Clarke stepped backward, startled.
The hole grew across the shoreline, bleeding light. She turned her head; it moved with her, fixed to the exact center of her visual field.
"Ms. Clarke—"
She turned to his voice; Amitav's disembodied arm was just visible in the halo of her dementia. She grabbed, caught it, dragged him close.
"What is it?" she hissed "What's—"
"Ms. Clarke, are you—"
Light, coalescing. Images. A backyard. A bedroom.
A field trip of some kind. To a museum, huge and cavernous, seen from child-height.
I don't remember this, she thought.
She released Amitav's hand, staggered backwards a step. A sudden intake of breath.
The Hindian's hand waved through the hole in her vision. His fingers snapped just under her nose. "Ms. Clarke…"
The lights winked out. She stood there, frozen, her breath fast and shallow.
"I think—no," she said at last, relaxing fractionally.
Amitav. The Strip. The sky. No visions.
"I'm okay. I'm okay now."
A half-eaten nutrient brick lay coated in wet sand at her feet. Numbly, she picked it up. Something in the food?
On all sides, a silent watching throng.
Amitav leaned forward. "Ms. Clarke—"
"Nothing," she said. "I just…saw some things. From childhood."
"Childhood," Amitav echoed. He shook his head.
"Yeah," Clarke said.
Someone else's.
Maps and Legends
Perreault didn't know why it should be so important to her. It was almost as important not to think about it too much.
There was no language barrier to speak of. A hundred tongues were in common use on the Strip, maybe ten times as many dialects. Translation algorithms bridged most of them. Botflies were usually seen and not heard, but the locals seemed only slightly surprised when the machines accosted them in Sou-Hon Perreault's voice. Giant metal bugs were just a part of the background to anyone who’d been on the Strip for more than a day or two.

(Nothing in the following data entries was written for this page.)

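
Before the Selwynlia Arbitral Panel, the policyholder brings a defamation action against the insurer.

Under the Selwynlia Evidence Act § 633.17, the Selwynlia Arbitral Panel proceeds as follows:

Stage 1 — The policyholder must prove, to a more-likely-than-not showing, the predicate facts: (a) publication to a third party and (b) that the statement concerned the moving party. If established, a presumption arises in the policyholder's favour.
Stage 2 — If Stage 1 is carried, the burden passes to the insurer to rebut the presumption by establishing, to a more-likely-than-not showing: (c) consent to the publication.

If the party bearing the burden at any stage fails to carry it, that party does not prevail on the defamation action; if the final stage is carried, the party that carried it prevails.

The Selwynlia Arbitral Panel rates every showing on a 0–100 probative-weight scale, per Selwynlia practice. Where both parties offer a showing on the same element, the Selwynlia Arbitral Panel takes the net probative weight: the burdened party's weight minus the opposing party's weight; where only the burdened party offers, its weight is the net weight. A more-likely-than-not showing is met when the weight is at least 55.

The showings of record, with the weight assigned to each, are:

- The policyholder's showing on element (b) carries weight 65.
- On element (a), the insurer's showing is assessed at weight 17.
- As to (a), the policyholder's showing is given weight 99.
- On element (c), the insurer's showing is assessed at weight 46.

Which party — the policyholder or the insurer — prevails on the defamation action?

Stage 1 — burden on policyholder; standard: a more-likely-than-not showing (weight is at least 55).
    (a): 99 − 17 = 82 ≥ 55 [met]
    (b): 65 ≥ 55 [met]
  Stage 1 carried; the burden shifts to the insurer.
Stage 2 — burden on insurer; standard: a more-likely-than-not showing (weight is at least 55).
    (c): 46 < 55 [not met]
  Not every element is met, so the insurer fails to carry Stage 2.
So the policyholder prevails.

policyholder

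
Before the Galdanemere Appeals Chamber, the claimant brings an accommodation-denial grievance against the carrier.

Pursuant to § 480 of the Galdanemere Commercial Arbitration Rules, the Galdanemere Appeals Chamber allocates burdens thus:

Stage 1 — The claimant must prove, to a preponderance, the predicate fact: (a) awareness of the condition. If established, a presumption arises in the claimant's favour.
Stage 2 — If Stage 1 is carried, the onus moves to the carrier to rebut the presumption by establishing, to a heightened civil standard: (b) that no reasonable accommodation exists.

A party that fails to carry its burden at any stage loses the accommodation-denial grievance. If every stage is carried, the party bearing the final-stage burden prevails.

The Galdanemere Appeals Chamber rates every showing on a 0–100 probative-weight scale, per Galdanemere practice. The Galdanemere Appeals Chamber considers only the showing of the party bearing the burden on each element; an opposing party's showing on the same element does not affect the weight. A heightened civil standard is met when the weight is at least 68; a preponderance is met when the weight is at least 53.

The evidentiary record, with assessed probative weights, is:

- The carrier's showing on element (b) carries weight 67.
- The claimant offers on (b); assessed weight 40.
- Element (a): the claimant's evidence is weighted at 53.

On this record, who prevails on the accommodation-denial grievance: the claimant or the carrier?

claimant

Stage 1 (claimant, a preponderance, weight is at least 53): (a) 53 ≥ 53 — meets.
  Stage 1 is satisfied; the onus moves to the carrier.
Stage 2 (carrier, a heightened civil standard, weight is at least 68): (b) 67 (claimant's 40 disregarded) < 68 — fails.
  The carrier does not carry Stage 2.
The analysis ends at Stage 2; the claimant prevails.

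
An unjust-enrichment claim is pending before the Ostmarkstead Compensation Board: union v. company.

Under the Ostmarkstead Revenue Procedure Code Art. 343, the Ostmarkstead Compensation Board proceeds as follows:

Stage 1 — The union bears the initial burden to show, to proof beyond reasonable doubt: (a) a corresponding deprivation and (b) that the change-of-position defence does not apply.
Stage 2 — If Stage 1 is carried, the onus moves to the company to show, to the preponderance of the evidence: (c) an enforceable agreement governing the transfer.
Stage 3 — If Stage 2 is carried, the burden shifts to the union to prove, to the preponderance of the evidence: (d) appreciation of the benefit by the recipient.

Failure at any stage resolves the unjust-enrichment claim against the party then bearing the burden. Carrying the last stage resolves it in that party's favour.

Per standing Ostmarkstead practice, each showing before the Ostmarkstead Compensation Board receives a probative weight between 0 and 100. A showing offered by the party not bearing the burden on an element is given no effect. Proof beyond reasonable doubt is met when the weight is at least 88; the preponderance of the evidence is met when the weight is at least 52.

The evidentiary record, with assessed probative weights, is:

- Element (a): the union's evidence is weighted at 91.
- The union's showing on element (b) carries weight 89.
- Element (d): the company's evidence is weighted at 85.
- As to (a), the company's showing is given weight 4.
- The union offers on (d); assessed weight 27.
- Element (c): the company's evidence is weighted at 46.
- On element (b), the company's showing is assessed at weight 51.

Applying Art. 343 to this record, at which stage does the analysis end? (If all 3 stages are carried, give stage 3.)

Stage 1 (union, proof beyond reasonable doubt, weight is at least 88): (a) 91 (company's 4 disregarded) ≥ 88 — meets; (b) 89 (company's 51 disregarded) ≥ 88 — meets.
  The union carries Stage 1; the company now bears the burden.
Stage 2 (company, the preponderance of the evidence, weight is at least 52): (c) 46 < 52 — fails.
  The company does not carry Stage 2.
The analysis ends at Stage 2; the union prevails.

stage 2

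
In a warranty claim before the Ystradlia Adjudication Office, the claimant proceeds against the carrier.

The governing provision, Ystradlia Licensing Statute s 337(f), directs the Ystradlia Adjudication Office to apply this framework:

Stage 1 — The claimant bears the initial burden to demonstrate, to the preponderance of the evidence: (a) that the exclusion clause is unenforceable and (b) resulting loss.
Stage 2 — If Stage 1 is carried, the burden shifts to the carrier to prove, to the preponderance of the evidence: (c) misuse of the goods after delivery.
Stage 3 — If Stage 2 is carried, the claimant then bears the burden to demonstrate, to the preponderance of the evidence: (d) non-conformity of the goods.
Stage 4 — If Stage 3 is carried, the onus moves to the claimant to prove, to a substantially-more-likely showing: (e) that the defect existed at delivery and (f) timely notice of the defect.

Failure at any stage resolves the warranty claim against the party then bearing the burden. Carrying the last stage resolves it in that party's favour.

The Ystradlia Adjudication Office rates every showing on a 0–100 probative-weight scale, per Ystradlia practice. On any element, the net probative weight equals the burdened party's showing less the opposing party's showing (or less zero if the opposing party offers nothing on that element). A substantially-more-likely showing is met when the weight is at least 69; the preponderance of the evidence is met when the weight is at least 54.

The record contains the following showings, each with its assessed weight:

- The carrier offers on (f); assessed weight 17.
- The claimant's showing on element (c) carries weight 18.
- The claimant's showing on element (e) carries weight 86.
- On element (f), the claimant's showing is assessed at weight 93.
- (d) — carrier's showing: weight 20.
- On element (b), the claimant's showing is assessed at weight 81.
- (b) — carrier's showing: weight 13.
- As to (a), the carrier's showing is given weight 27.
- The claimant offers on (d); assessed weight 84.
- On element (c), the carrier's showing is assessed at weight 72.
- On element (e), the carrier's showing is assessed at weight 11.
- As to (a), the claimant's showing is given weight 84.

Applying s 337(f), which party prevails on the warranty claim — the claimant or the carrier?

claimant

Stage 1 (claimant, the preponderance of the evidence, weight is at least 54): (a) net 84−27=57 ≥ 54 — meets; (b) net 81−13=68 ≥ 54 — meets.
  Stage 1 carried; the burden shifts to the carrier.
Stage 2 (carrier, the preponderance of the evidence, weight is at least 54): (c) net 72−18=54 ≥ 54 — meets.
  Stage 2 is satisfied; the onus moves to the claimant.
Stage 3 (claimant, the preponderance of the evidence, weight is at least 54): (d) net 84−20=64 ≥ 54 — meets.
  Stage 3 is satisfied; the claimant continues to bear the burden.
Stage 4 (claimant, a substantially-more-likely showing, weight is at least 69): (e) net 86−11=75 ≥ 69 — meets; (f) net 93−17=76 ≥ 69 — meets.
  Stage 4 carried; the final stage is satisfied.
With every stage satisfied, the claimant prevails.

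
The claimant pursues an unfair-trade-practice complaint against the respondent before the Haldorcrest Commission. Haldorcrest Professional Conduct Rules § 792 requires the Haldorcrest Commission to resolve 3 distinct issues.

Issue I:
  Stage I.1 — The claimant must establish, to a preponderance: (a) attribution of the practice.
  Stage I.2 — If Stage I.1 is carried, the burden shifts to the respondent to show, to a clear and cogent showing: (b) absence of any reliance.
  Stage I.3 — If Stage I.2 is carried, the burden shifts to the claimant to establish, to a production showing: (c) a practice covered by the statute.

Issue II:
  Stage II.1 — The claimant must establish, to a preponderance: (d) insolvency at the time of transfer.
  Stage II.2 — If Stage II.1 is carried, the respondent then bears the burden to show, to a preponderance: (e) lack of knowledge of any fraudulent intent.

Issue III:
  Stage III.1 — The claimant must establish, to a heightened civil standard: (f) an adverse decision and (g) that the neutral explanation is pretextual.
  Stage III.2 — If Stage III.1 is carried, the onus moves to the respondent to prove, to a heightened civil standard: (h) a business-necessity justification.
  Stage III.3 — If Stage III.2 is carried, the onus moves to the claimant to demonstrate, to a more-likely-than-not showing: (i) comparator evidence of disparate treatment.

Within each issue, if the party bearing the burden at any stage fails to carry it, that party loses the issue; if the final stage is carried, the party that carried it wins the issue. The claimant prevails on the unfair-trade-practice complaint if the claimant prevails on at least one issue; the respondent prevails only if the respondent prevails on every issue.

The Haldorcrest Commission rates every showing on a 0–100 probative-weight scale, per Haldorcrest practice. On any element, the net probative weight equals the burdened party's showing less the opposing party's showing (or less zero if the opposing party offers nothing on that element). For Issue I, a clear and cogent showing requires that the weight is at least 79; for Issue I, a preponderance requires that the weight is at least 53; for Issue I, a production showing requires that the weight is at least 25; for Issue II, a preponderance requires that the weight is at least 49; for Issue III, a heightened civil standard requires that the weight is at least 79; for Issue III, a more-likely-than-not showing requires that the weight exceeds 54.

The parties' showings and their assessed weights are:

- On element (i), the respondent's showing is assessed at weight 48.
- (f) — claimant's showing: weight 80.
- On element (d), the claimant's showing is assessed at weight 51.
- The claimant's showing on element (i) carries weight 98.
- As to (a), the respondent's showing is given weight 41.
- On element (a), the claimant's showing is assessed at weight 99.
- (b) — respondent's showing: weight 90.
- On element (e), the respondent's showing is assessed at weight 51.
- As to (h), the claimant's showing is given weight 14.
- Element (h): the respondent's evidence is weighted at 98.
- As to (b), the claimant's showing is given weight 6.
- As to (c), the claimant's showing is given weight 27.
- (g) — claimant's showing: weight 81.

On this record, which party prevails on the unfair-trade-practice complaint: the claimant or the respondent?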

Most of the refs knew nothing of what she asked: a strange woman in black, who came from the sea? A striking image, yes—almost mythical. Surely we would remember such an apparition if we had seen it. Apologies. No.
One teenage girl with middle-aged eyes spoke in an arcane variant of Assamese that the system had not been adequately programmed for. She mentioned someone called Ganga, who had followed the refugees across the ocean. She had heard that this Ganga had recently come ashore. No more than this. There were possible ambiguities in translation.
Perreault lengthened the active search zone to a hundred kilometers. Beneath her eyes humanity moved northward in sluggish stages, following the reclaimed frontier. Now and then an unthinking few would cool off in the surf; indiscriminate sharks closed and frolicked. Perreault tweaked the thresholds on her sensory feed. Red water washed down to undistracting gray. Screams faded to whispers. Nature balanced itself from the corner of her eye.
She continued her interrogations. Excuse me. A woman with strange eyes? Injured, perhaps?